I have a grayscale image of printed text. I want to extract every individual character from the image so that I can save them as discrete images. I don't want to recognise what the character is, I just want each glyph as a separate file.
I'm using cv2
, for example:
# Find contours to isolate individual letters
contours, _ = cv2.findContours(binary_image, cv2.RETR_EXTERNAL, cv2.CHAIN_APPROX_SIMPLE)`
That works perfectly for contiguous characters - that is, where the shape of the glyph has no breaks.
But it doesn't work on characters like i
, j
, :
, and ;
- the dots on top are not included.
Is there a way to use CV2 to detect these characters? I know the document uses only Latin letters, numbers, and punctuation.

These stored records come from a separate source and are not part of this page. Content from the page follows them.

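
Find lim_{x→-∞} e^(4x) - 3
Evaluate the dominant behaviour as x → -∞; each term tends to a finite value or vanishes.
Limit = -3.

Final answer: -3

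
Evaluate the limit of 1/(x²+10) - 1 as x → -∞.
Evaluate the dominant behaviour as x → -∞; each term tends to a finite value or vanishes.
Limit = -1.

Final answer: -1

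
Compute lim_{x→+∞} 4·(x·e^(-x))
Evaluate the dominant behaviour as x → +∞; each term tends to a finite value or vanishes.
Limit = 0.

Final answer: 0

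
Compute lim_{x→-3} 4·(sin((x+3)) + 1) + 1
Direct substitution at x = -3 gives 5.

Final answer: 5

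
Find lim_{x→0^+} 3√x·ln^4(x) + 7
The product is a 0·∞ indeterminate form at x → 0⁺.
Rewrite the product as 3·ln^4(x) / x^(-1/2) and apply L'Hôpital, or use the standard hierarchy x^(-1/2) ≫ |ln x|^4 as x → 0⁺.
The indeterminate product → 0, so the limit = 7.

Final answer: 7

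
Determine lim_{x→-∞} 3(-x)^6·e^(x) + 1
The product is a 0·∞ indeterminate form at x → -∞.
Rewrite the product as 3(-x)^6 / e^(-x) (an ∞/∞ form) and apply L'Hôpital, or use the standard hierarchy e^(|x|) ≫ |(-x)^6| as x → -∞.
The indeterminate product → 0, so the limit = 1.

Final answer: 1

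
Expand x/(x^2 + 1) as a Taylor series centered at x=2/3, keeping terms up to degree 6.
6/13 + 45·(x - 2/3)/169 - 1242·(x - 2/3)^2/2197 + 9639·(x - 2/3)^3/28561 + 29646·(x - 2/3)^4/371293 - 1483515·(x - 2/3)^5/4826809 + 14333598·(x - 2/3)^6/62748517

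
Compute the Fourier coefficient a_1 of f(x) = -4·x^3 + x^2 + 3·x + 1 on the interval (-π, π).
a_1 = (1/π) ∫_{-π}^{π} f(x)·cos(1x) dx.
Evaluate the integral (use parity and integration by parts as needed): a_1 = -4.

Final answer: -4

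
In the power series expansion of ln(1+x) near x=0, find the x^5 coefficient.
Expand to order 5: ln(1+x) = x^5/5 - x^4/4 + x^3/3 - x^2/2 + x + O(x^6).
The coefficient of x^5 is 1/5.

Final answer: 1/5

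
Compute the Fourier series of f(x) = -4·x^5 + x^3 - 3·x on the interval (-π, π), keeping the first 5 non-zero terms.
(-978 - 8·π^4 + 162·π^2)·sin(x) + (-21·π^2 + 69/2 + 4·π^4)·sin(2·x) + (-8·π^4/3 - 518/81 + 178·π^2/27)·sin(3·x) + (-3·π^2 + 21/8 + 2·π^4)·sin(4·x) + (-8·π^4/5 - 1002/625 + 42·π^2/25)·sin(5·x)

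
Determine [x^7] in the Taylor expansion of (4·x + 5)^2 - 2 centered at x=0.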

The document uses a fairly archaic typeface and doesn't work well with Tesseract or other traditional OCR engines - which is why I want to detect the individual letters, rather than try to recognise them.
I used OpenCV's Erode / Dilate function to erode the image vertically.
kernel = np.array([[0, 0, 0, 0, 0],
[0, 0, 1, 0, 0],
[0, 0, 1, 0, 0],
[0, 0, 1, 0, 0],
[0, 0, 0, 0, 0]], dtype=np.uint8)
erode = cv2.erode(image, kernel, iterations = 6)
That transformed this:
Into this:
That joined the dots on the i
and ?
characters while leaving enough horizontal space to make detection possible.
I did the detection on the eroded image, but applied the cropping to the original image.